Örgün eğitimden çıkıp açık lise ve eğitime giden öğrenci sayısı 1 milyon 560 bin, Mesleki Eğitim Merkezi (MESEM) adı altında okul çağındaki işyerlerinde istihdam edilen öğrenci sayısı 1 milyon 250 bin 280 okullarla hiçbir bağlantısı olmayan ve hiç kayıt yaptırmamış bin öğrenci ile toplam üç milyon öğrenci örgün eğitime kayıtlıdır. yoldan çıktı. Kız öğrencilerimizin örgün eğitime katılımı daha da düşüktür. Bütün bu gerçekler ortadayken, Milli Eğitim Bakanlığı meseleleri görünmez kılmaya çalışarak ya da başarısızlıkları öğretmenlerin sırtına yükleyerek kendine bir başarı hikayesi yazmaya çalışıyor. Birçok öğrencimiz kahvaltı yapmadan okula gidiyor ve birçok öğrencinin okulda yemek yemeden günü tamamlayıp evlerine döndüğü biliniyor. Türkiye’de son yıllarda dar gelirlilerin sırtına yüklenen ve derinleşen ekonomik krizin etkisiyle her 5 çocuktan biri derin yoksulluk sorunu yaşamakta, yeterli ve besleyici gıdaya ulaşamamaktadır. Bu noktada sadece taşımalı eğitim ve anaokullarında yemek verilmesi yeterli olmayıp, öğrencilerimizin beslenme, giyecek, kırtasiye, eğitim araç gereçleri ve ulaşım giderleri konusunda mutlaka desteklenmesi gerekmektedir.
“ÇEDES PROJESİ GÜÇ EĞİTİMİNİ ARKA BAHÇESİNE ÇEVİRMEK İSTİYOR”

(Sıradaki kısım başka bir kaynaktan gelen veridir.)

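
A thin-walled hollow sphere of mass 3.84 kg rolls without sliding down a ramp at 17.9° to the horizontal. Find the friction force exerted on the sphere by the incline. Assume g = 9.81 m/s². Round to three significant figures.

With I = (2/3)MR², the ratio k = I/(MR²) is 2/3.
Translational: Mg sinθ − f = Ma. Rotational about the CM: fR = Iα = kMRa, so f = kMa.
Combining, a = g sinθ/(1+k) and f = kMa = kMg sinθ/(1+k).
f = (2/3) × 3.84 × 9.81 × sin17.9° / 1.667 ≈ 4.63 N.

f ≈ 4.63 N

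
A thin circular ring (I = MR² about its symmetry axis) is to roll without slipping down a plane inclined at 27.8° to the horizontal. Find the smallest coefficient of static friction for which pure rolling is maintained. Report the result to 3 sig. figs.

For this body I = MR², i.e. k = I/(MR²) = 1.
Along the incline Mg sinθ − f = Ma, and torque about the center fR = Iα = kMR²(a/R) gives f = kMa.
These give a = g sinθ/(1+k) and the required friction f = kMg sinθ/(1+k).
With N = Mg cosθ, the no-slip condition f ≤ μN gives μ_min = f/N = k tanθ/(1+k).
μ_min = 1 × tan27.8° / 2 ≈ 0.264.

μ_min ≈ 0.264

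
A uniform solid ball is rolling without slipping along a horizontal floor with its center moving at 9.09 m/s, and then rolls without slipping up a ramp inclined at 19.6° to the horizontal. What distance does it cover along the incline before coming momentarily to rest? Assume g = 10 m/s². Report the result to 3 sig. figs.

d ≈ 17.2 m

The moment of inertia is (2/5)MR², giving k ≡ I/(MR²) = 0.4.
Pure rolling means v = ωR; then KE = ½Mv² + ½I(v/R)² = ½(1+k)Mv² = (7/10)Mv².
Setting this equal to Mgh gives the vertical rise h = (1+k)v₀²/(2g) = 1.4×9.09²/(2×10) = 5.784 m.
Along the incline, d = h/sinθ = 5.784/sin19.6° ≈ 17.2 m.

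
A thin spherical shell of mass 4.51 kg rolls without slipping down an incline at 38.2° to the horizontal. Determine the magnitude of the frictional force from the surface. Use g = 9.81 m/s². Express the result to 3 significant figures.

With I = (2/3)MR², the ratio k = I/(MR²) is 2/3.
Translational: Mg sinθ − f = Ma. Rotational about the CM: fR = Iα = kMRa, so f = kMa.
Combining, a = g sinθ/(1+k) and f = kMa = kMg sinθ/(1+k).
f = (2/3) × 4.51 × 9.81 × sin38.2° / 1.667 ≈ 10.9 N.

f ≈ 10.9 N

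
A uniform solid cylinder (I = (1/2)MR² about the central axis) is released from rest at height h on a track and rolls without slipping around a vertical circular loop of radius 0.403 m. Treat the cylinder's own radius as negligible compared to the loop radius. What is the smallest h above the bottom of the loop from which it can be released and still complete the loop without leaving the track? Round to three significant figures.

For this body I = (1/2)MR², i.e. k = I/(MR²) = 0.5.
At the top, contact is just lost when gravity alone supplies the centripetal force: Mg = Mv_top²/r, i.e. v_top² = gr.
With ω = v/R, the kinetic energy at speed v is ½(1+k)Mv² = (3/4)Mv².
Energy conservation from release (height h) to the top (height 2r): Mgh = Mg(2r) + (3/4)M·gr.
Thus h_min = 2r + (1+k)r/2 = r(2 + 1.5/2) = 0.403 × 2.75 ≈ 1.11 m.

h_min ≈ 1.11 m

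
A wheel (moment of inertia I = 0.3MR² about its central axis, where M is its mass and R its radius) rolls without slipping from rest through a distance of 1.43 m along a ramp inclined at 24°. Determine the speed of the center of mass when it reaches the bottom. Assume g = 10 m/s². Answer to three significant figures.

v ≈ 2.99 m/s

Here I = 0.3MR², so the shape factor k = I/(MR²) = 0.3.
The rolling condition ω = v/R makes the rotational term ½I(v/R)² = ½kMv², so KE_total = ½(1+k)Mv² = (13/20)Mv².
The vertical drop is h = L sinθ = 1.43 × sin24° = 0.5816 m.
Energy conservation: Mgh = (13/20)Mv², so v = √(2gh/(1+k)) = √(2 × 10 × 0.5816 / 1.3) ≈ 2.99 m/s.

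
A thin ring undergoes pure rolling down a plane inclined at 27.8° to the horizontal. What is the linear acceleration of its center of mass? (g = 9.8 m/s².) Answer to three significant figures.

a ≈ 2.29 m/s²

Here I = MR², so the shape factor k = I/(MR²) = 1.
Newton's second law down the slope: Mg sinθ − f = Ma. The torque equation fR = Iα (with α = a/R) gives f = kMa.
Eliminating f: Mg sinθ = (1+k)Ma, so a = g sinθ/(1+k) = 9.8 × sin27.8° / 2 ≈ 2.29 m/s².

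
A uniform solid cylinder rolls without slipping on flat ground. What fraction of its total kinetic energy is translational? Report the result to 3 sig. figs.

Here I = (1/2)MR², so the shape factor k = I/(MR²) = 0.5.
With ω = v/R, KE_trans = ½Mv² and KE_rot = ½Iω² = ½kMv², so KE_total = ½(1+k)Mv².
The translational fraction is therefore 1/(1+k) = 1/1.5 ≈ 0.667.

fraction ≈ 0.667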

Türkiye’de siyasi iktidarın eğitim sistemini siyasi ve ideolojik amaçları doğrultusunda, dini kaide ve referanslara göre şekillendirme arzusu, yetkili mevkilerdeki kişiler tarafından sıklıkla dile getirilmektedir. Son yıllarda Milli Eğitim Bakanlığı ile Diyanet İşleri Başkanlığı, dini vakıf ve dernekler arasında çok sayıda işbirliği protokolü imzalanmış, doğrudan laik eğitim ve laik yaşam tarzına yönelik uygulamalar hayata geçirilmiştir. İl Milli Eğitim müdürlükleri, müftülükler, Gençlik ve Spor ÇEDES projesi kapsamında Milli Eğitim Bakanlığı ile imzalanan protokoller ile bazı illerimizde okullarımıza ‘manevi danışman’ adı altında din görevlisi ataması yapılmaya başlandı. 1 milyon 200 bin eğitimcinin görev yaptığı okullarımızda değerler eğitimi adı altında vakıflar, cemaatler ve müftülüklerle birlikte yapılan bu uygulama ve atamalar, açıkça eğitimi dinleştirme ve siyasetin arka bahçesine dönüştürme projesidir. , yanı sıra bir bilim akışı, laiklik, mesleğimiz ve emeğimiz.